A modern-day hermitage designed by CUA architecture students that is being built in Washington, D.C., was the subject of an April 19 story in Architect magazine. See the article below.

Wanna Get Away?

From: Architect Magazine Date: April 19, 2012 Author: Lydia DePillis

Catholic University of America's School of Architecture and Planning is building a modern-day hermitage.

For hundreds of years, hermits made do with caves, or perhaps a good hole in the ground, as places to retreat from the world and contemplate God. Later on, they were granted small huts near monasteries. Arguably the most famous latter-day monk, Thomas Merton, lived in a mini-rambler on the grounds of a monastery in Kentucky until his death in 1968.

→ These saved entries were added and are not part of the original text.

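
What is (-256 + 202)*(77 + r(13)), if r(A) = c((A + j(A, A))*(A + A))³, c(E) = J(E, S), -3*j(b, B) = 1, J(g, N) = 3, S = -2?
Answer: -5616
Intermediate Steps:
j(b, B) = -⅓ (j(b, B) = -⅓*1 = -⅓)
c(E) = 3
r(A) = 27 (r(A) = 3³ = 27)
(-256 + 202)*(77 + r(13)) = (-256 + 202)*(77 + 27) = -54*104 = -5616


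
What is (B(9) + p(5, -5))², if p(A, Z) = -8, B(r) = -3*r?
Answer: 1225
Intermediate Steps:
(B(9) + p(5, -5))² = (-3*9 - 8)² = (-27 - 8)² = (-35)² = 1225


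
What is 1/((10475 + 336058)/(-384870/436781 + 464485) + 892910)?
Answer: 202877837915/181151801611712923 ≈ 1.1199e-6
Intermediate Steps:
1/((10475 + 336058)/(-384870/436781 + 464485) + 892910) = 1/(346533/(-384870*1/436781 + 464485) + 892910) = 1/(346533/(-384870/436781 + 464485) + 892910) = 1/(346533/(202877837915/436781) + 892910) = 1/(346533*(436781/202877837915) + 892910) = 1/(151359030273/202877837915 + 892910) = 1/(181151801611712923/202877837915) = 202877837915/181151801611712923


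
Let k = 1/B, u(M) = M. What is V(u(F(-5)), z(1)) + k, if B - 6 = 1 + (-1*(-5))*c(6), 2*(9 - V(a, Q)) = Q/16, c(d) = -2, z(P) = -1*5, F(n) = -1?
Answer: 847/96 ≈ 8.8229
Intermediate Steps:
z(P) = -5
V(a, Q) = 9 - Q/32 (V(a, Q) = 9 - Q/(2*16) = 9 - Q/32)
B = -3 (B = 6 + (1 - 1*(-5)*(-2)) = 6 + (1 + 5*(-2)) = 6 + (1 - 10) = 6 - 9 = -3)
k = -⅓ (k = 1/(-3) = -⅓ ≈ -0.33333)
V(u(F(-5)), z(1)) + k = (9 - 1/32*(-5)) - ⅓ = (9 + 5/32) - ⅓ = 293/32 - ⅓ = 847/96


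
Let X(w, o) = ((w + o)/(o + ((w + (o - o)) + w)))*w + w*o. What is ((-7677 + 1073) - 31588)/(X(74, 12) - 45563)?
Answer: 1527680/1785409 ≈ 0.85565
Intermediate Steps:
X(w, o) = o*w + w*(o + w)/(o + 2*w) (X(w, o) = ((o + w)/(o + ((w + 0) + w)))*w + o*w = ((o + w)/(o + (w + w)))*w + o*w = ((o + w)/(o + 2*w))*w + o*w = w*(o + w)/(o + 2*w) + o*w = o*w + w*(o + w)/(o + 2*w))
((-7677 + 1073) - 31588)/(X(74, 12) - 45563) = ((-7677 + 1073) - 31588)/(74*(12 + 74 + 12² + 2*12*74)/(12 + 2*74) - 45563) = (-6604 - 31588)/(74*(12 + 74 + 144 + 1776)/(12 + 148) - 45563) = -38192/(74*2006/160 - 45563) = -38192/(74*(1/160)*2006 - 45563) = -38192/(37111/40 - 45563) = -38192/(-1785409/40) = -38192*(-40/1785409) = 1527680/1785409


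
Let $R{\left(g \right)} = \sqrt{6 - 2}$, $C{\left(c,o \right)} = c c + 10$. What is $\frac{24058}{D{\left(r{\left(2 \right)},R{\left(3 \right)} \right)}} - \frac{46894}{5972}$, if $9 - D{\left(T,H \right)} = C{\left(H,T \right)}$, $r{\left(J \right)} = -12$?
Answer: $- \frac{71954423}{14930} \approx -4819.5$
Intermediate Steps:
$C{\left(c,o \right)} = 10 + c^{2}$ ($C{\left(c,o \right)} = c^{2} + 10 = 10 + c^{2}$)
$R{\left(g \right)} = 2$ ($R{\left(g \right)} = \sqrt{4} = 2$)
$D{\left(T,H \right)} = -1 - H^{2}$ ($D{\left(T,H \right)} = 9 - \left(10 + H^{2}\right) = -1 - H^{2}$)
$\frac{24058}{D{\left(r{\left(2 \right)},R{\left(3 \right)} \right)}} - \frac{46894}{5972} = \frac{24058}{-1 - 2^{2}} - \frac{46894}{5972} = \frac{24058}{-1 - 4} - \frac{23447}{2986} = \frac{24058}{-5} - \frac{23447}{2986} = 24058 \left(- \frac{1}{5}\right) - \frac{23447}{2986} = - \frac{24058}{5} - \frac{23447}{2986} = - \frac{71954423}{14930}$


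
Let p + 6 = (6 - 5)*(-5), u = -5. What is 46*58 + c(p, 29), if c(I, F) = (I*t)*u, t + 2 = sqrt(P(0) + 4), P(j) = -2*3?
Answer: 2558 + 55*I*sqrt(2) ≈ 2558.0 + 77.782*I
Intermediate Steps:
P(j) = -6
p = -11 (p = -6 + (6 - 5)*(-5) = -6 + 1*(-5) = -6 - 5 = -11)
t = -2 + I*sqrt(2) (t = -2 + sqrt(-6 + 4) = -2 + sqrt(-2) = -2 + I*sqrt(2) ≈ -2.0 + 1.4142*I)
c(I, F) = -5*I*(-2 + I*sqrt(2)) (c(I, F) = (I*(-2 + I*sqrt(2)))*(-5) = -5*I*(-2 + I*sqrt(2)))
46*58 + c(p, 29) = 46*58 + 5*(-11)*(2 - I*sqrt(2)) = 2668 + (-110 + 55*I*sqrt(2)) = 2558 + 55*I*sqrt(2)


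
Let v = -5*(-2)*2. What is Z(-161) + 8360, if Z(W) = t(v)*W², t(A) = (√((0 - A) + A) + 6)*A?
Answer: 3118880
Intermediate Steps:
v = 20 (v = 10*2 = 20)
t(A) = 6*A (t(A) = (√(-A + A) + 6)*A = (√0 + 6)*A = (0 + 6)*A = 6*A)
Z(W) = 120*W² (Z(W) = (6*20)*W² = 120*W²)
Z(-161) + 8360 = 120*(-161)² + 8360 = 120*25921 + 8360 = 3110520 + 8360 = 3118880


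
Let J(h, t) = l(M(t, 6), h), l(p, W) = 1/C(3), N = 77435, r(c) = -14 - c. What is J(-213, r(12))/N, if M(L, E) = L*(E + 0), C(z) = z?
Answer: 1/232305 ≈ 4.3047e-6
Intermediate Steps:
M(L, E) = E*L (M(L, E) = L*E = E*L)
l(p, W) = 1/3
J(h, t) = 1/3
J(-213, r(12))/N = (1/3)/77435 = (1/3)*(1/77435) = 1/232305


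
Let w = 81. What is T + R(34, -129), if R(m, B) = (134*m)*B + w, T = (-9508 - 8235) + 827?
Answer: -604559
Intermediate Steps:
T = -16916 (T = -17743 + 827 = -16916)
R(m, B) = 81 + 134*B*m (R(m, B) = (134*m)*B + 81 = 134*B*m + 81 = 81 + 134*B*m)
T + R(34, -129) = -16916 + (81 + 134*(-129)*34) = -16916 + (81 - 587724) = -16916 - 587643 = -604559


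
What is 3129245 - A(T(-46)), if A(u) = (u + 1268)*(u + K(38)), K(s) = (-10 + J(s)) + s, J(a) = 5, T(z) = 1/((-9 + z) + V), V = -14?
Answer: 14699205929/4761 ≈ 3.0874e+6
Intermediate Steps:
T(z) = 1/(-23 + z) (T(z) = 1/((-9 + z) - 14) = 1/(-23 + z))
K(s) = -5 + s (K(s) = (-10 + 5) + s = -5 + s)
A(u) = (33 + u)*(1268 + u) (A(u) = (u + 1268)*(u + (-5 + 38)) = (1268 + u)*(u + 33) = (1268 + u)*(33 + u) = (33 + u)*(1268 + u))
3129245 - A(T(-46)) = 3129245 - (41844 + (1/(-23 - 46))**2 + 1301/(-23 - 46)) = 3129245 - (41844 + (1/(-69))**2 + 1301/(-69)) = 3129245 - (41844 + (-1/69)**2 + 1301*(-1/69)) = 3129245 - (41844 + 1/4761 - 1301/69) = 3129245 - 1*199129516/4761 = 3129245 - 199129516/4761 = 14699205929/4761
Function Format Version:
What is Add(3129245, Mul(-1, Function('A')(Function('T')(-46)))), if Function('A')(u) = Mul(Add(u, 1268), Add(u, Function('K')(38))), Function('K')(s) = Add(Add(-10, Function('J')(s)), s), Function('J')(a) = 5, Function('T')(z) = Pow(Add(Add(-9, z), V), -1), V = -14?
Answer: Rational(14699205929, 4761) ≈ 3.0874e+6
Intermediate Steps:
Function('T')(z) = Pow(Add(-23, z), -1) (Function('T')(z) = Pow(Add(Add(-9, z), -14), -1) = Pow(Add(-23, z), -1))
Function('K')(s) = Add(-5, s) (Function('K')(s) = Add(Add(-10, 5), s) = Add(-5, s))
Function('A')(u) = Mul(Add(33, u), Add(1268, u)) (Function('A')(u) = Mul(Add(u, 1268), Add(u, Add(-5, 38))) = Mul(Add(1268, u), Add(u, 33)) = Mul(Add(1268, u), Add(33, u)) = Mul(Add(33, u), Add(1268, u)))
Add(3129245, Mul(-1, Function('A')(Function('T')(-46)))) = Add(3129245, Mul(-1, Add(41844, Pow(Pow(Add(-23, -46), -1), 2), Mul(1301, Pow(Add(-23, -46), -1))))) = Add(3129245, Mul(-1, Add(41844, Pow(Pow(-69, -1), 2), Mul(1301, Pow(-69, -1))))) = Add(3129245, Mul(-1, Add(41844, Pow(Rational(-1, 69), 2), Mul(1301, Rational(-1, 69))))) = Add(3129245, Mul(-1, Add(41844, Rational(1, 4761), Rational(-1301, 69)))) = Add(3129245, Mul(-1, Rational(199129516, 4761))) = Add(3129245, Rational(-199129516, 4761)) = Rational(14699205929, 4761)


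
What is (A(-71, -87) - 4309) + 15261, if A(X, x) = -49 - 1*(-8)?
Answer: 10911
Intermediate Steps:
A(X, x) = -41 (A(X, x) = -49 + 8 = -41)
(A(-71, -87) - 4309) + 15261 = (-41 - 4309) + 15261 = -4350 + 15261 = 10911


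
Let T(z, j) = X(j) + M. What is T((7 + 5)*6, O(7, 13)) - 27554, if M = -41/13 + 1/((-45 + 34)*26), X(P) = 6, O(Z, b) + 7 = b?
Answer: -7879631/286 ≈ -27551.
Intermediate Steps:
O(Z, b) = -7 + b
M = -903/286 (M = -41*1/13 + (1/26)/(-11) = -41/13 - 1/11*1/26 = -41/13 - 1/286 = -903/286 ≈ -3.1573)
T(z, j) = 813/286 (T(z, j) = 6 - 903/286 = 813/286)
T((7 + 5)*6, O(7, 13)) - 27554 = 813/286 - 27554 = -7879631/286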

It's high time for a reinvention of the form-religious institutions, after all, are one of the more interesting frontiers of modern architecture. And a hermitage, usually a one-room building with just the barest of amenities, is the perfect starter project for somebody just learning the craft.

So for Father Jeremy Harrington, the habited guardian of Washington D.C.'s Franciscan Monastery of the Holy Land, it made perfect sense to reach out to the Catholic University of America's School of Architecture and Planning just down the road for a new hermitage typology. Harrington had long wanted to use the university's wooded hillside for small retreats, and Catholic's design collaborative is always in search of demonstration projects for its students to take on.

The process began in 2010. Fourteen students were charged with designing a 350-square-foot cabin to house not just monks, but anybody who wanted to withdraw from this world of perpetual connectedness. (Eventually, the Fransciscans want to build as many as four modern hermitages on their grounds to rent out, for one week at a time.) As a preliminary exercise, instructor Bill Jelen asked the students to turn off their various electronic implements for an hour and just sit by themselves. "It's amazing how many people couldn't do that," Jelen says.

In concept, the students kept their design rooted in a spiritual aesthetic. Patrick Keeney, Assoc. AIA, the hermitage's project manager who was later hired by RTKL Architects after graduation last year-explains that a green mass "wraps around" the building's main cavity in order to symbolize the concept of the "sacred and the profane" spirituality pervading everyday life. The building is designed with windows strategically placed for contemplative moments-while sitting on the single bed or working at a small desk.

Creativity also came on the more earthly elements of construction. Students initially came up with all sorts of whiz-bang ideas: Geothermal heating! Composting toilets! Sheep-wool insulation! "Students would've preferred to do something that was radically pushing the envelope," Jelen says.

But designing for an actual client, with a tricky site and just $200,000 to spend, turned out to be a highly practical exercise. First of all, it couldn't be totally off the grid-since the structure technically qualifies as a single-family house, the city required that it have all the necessary plumbing and electrical connections of a dwelling five times the size. That, along with the grade of the hillside and a ramp for wheelchair access, required quite a bit of site work that ate into the budget. Then, the design had to go through value engineering that cut out some of the more gourmet ingredients; the outside will be clad in concrete-based siding and a relatively economical brand of kiln-dried poplar.

Of course, using plebeian materials is appropriate for a kind of dwelling that has historically housed ascetics, and the students did want to maintain some sense of the primitive. Accordingly, they used poured concrete and lumber from an old barn for the floor. And the shower, two-burner stove, and light fixtures won't be fancy.

Along with regulatory and financial limitations, the students had one more constraint: the desires of the Custos of the Holy Land himself, Father Pierbattista Pizzaballa, who heard about the project from Harrington, and thought it would be wonderful if it didn't disturb too much of the existing vegetation. "My boss in Jerusalem said, 'You're not going to take out any trees, right?' Harrington says.

Obediently, the students shifted the building's orientation, and the trees were saved.